3 Data Collection procedures

We will show you how we gather the data, which also informs you about the data types we currently have available for research.

The presented scripts are examples which closely resemble the actually running scripts on our server. Given that we collect data for multiple users and have automatized data collection as far as possible, for the documentation of our processes certain elements are simplified. For more information on the live scripts and data collection processes please contact us directly (see Access page).

We mostly use R for data collection, but also Python and other programming languages. The database with the collected data runs on a cluster using Elasticsearch. Our cluster running Elasticsearch uses several machines for redundancy and scalability. For easy monitoring we rely on Kibana as user interface for our elastic cluster. Elasticsearch is a ‘non-relational’ database built for textual data which should be searchable. Additionally, elastic allows to post process data and analyse it directly within while saving the results in the database. Before we get into the different scripts used to collect the data, we need to talk about the infrastructure one needs to collect data in an automated manner from many different sources.

This is an important topic. It is relatively easy to collect data once for a project from a single source or even several sources after one has written the necessary programs collecting the data. The difficulty starts as soon as one’s goal is to collect data over a longer period of time or collect it from many different sources. Our goal was from the beginning on to not only collect data for one single analysis but to collect important data on the swiss political discourse not only on social media but also from official sources and newspapers over a long time. This meant we had to develop a framework with which it is possible to collect different data continuously. To achieve this, we reached out to our universities IT-Services (S3IT) to discuss what they could provide us with and what we need to do on our own. It turned out to be a good idea for us to let the S3IT handle the set-up of our research infrastructure. In detail they provide us with the hardware as well as the network including the firewall needed to handle all the different data. Additionally, they helped setting up a task scheduler for our data collection and processing scripts. Instead of using cron jobs on each node and allocating and balancing the tasks on these nodes by hand. S3IT provided us with a distribution system called ‘dcron’ (https://pypi.org/project/dcron/). This scheduler is central for our infrastructure. The main features of this program are the centralised scheduling of tasks over a web based graphical interface or a command line interface, the automated distribution of the tasks over different nodes for simple load balancing and the monitoring of the jobs allocated to the different nodes. Furthermore, they provided us with initial support to set up the database which we now run and update regularly. Most of the data collection and pre-processing (access data from sources via web scraping, APIs for Twitter as an example and Facebook over CorwdTangle and direct database access; process text data in machine readable format; add metadata such as date, source, actors; transfer everything automatically in our database) is done via dcron.

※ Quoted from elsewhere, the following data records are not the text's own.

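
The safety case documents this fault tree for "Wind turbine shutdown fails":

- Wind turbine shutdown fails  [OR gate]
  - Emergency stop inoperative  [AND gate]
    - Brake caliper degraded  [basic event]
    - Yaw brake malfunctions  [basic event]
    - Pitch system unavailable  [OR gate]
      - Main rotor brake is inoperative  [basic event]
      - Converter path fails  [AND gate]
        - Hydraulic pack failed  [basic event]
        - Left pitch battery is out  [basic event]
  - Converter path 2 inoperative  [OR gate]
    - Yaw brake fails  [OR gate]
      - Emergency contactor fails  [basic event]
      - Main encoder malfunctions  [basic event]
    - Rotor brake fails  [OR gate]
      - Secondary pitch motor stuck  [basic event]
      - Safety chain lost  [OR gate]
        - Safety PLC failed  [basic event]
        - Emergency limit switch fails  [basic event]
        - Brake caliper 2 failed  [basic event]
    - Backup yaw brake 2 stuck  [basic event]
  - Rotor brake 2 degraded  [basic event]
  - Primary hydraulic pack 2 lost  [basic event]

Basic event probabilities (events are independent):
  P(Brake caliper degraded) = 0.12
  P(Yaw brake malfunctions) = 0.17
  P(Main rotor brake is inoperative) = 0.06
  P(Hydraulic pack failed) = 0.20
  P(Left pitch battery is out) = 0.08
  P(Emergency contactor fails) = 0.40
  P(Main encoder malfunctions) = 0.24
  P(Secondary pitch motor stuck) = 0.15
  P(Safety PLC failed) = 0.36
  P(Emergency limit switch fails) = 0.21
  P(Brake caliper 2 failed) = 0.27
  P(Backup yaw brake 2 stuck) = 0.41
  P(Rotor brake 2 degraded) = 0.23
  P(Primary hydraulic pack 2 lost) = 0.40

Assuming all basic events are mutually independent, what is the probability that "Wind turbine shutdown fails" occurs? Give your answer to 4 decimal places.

0.9611

P(Converter path fails) [AND] = 0.20 × 0.08 = 0.016000
P(Pitch system unavailable) [OR] = 1 − (1−0.06) × (1−0.016000) = 0.075040
P(Emergency stop inoperative) [AND] = 0.12 × 0.17 × 0.075040 = 0.001531
P(Yaw brake fails) [OR] = 1 − (1−0.40) × (1−0.24) = 0.544000
P(Safety chain lost) [OR] = 1 − (1−0.36) × (1−0.21) × (1−0.27) = 0.630912
P(Rotor brake fails) [OR] = 1 − (1−0.15) × (1−0.630912) = 0.686275
P(Converter path 2 inoperative) [OR] = 1 − (1−0.544000) × (1−0.686275) × (1−0.41) = 0.915595
P(Wind turbine shutdown fails) [OR] = 1 − (1−0.001531) × (1−0.915595) × (1−0.23) × (1−0.40) = 0.961065
Rounded to 4 decimal places: P(Wind turbine shutdown fails) ≈ 0.9611.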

The infrastructure consists of three main components: data collection and pre-processing, data storage, and postprocessing and analysis. For data collection and pre-processing, we currently work primarily with textual data obtained from various sources using web scraping, the Twitter REST API, and direct database access. As soon as the data are downloaded, they are pre-processed into a machine-readable format and augmented with metadata such as source, date, and actors. After pre-processing, the data are stored temporarily in a JSON archive before being transferred into the second component of the infrastructure, the database. Our data are stored in a non-relational, searchable database built with Elasticsearch, using multiple nodes for redundancy and scalability. Data analysis routines are implemented in the third component of the infrastructure, which relies on multiple separate nodes. They sometimes include docker containers for reproducible supervised classifications as well as scripts for tasks such as named entity recognition, sentiment analysis, and topic modelling.

$\label{fig:figs}The DigdemLab infrastructure in detail$

Figure 3.1: The DigdemLab infrastructure in detail

Hence the key characteristic of the infrastructure is the capacity to automatize and schedule all tasks, from data collection and pre-processing to analysis. We use dcron to distribute tasks both across time (for instance, to comply with API restrictions) and across nodes (to manage the computing load). The infrastructure is hosted on the computing and storage infrastructure of the University of Zurich (ScienceCloud), which ensures data encryption and protection. It can be accessed via GUIs such as the dcron website, Kibana, and R-Studio as well as via the command-line interfaces. Additionally, the infrastructure allows for easy and fast expandability. This ensures that we are fast to adapt our data collection to short events which require us to be fast in setting up new data ingestion services.

Hence, we are able to collect data from thousands of Twitter accounts. In detail we collect data from around 1500 Accounts at the moment. This includes official accounts from the swiss government, parties and of course the politicians themselves if they have an account. As of writing the collection entails over three million tweets from these users alone and over 10 million newspaper articles from the swissdox newspaper archive.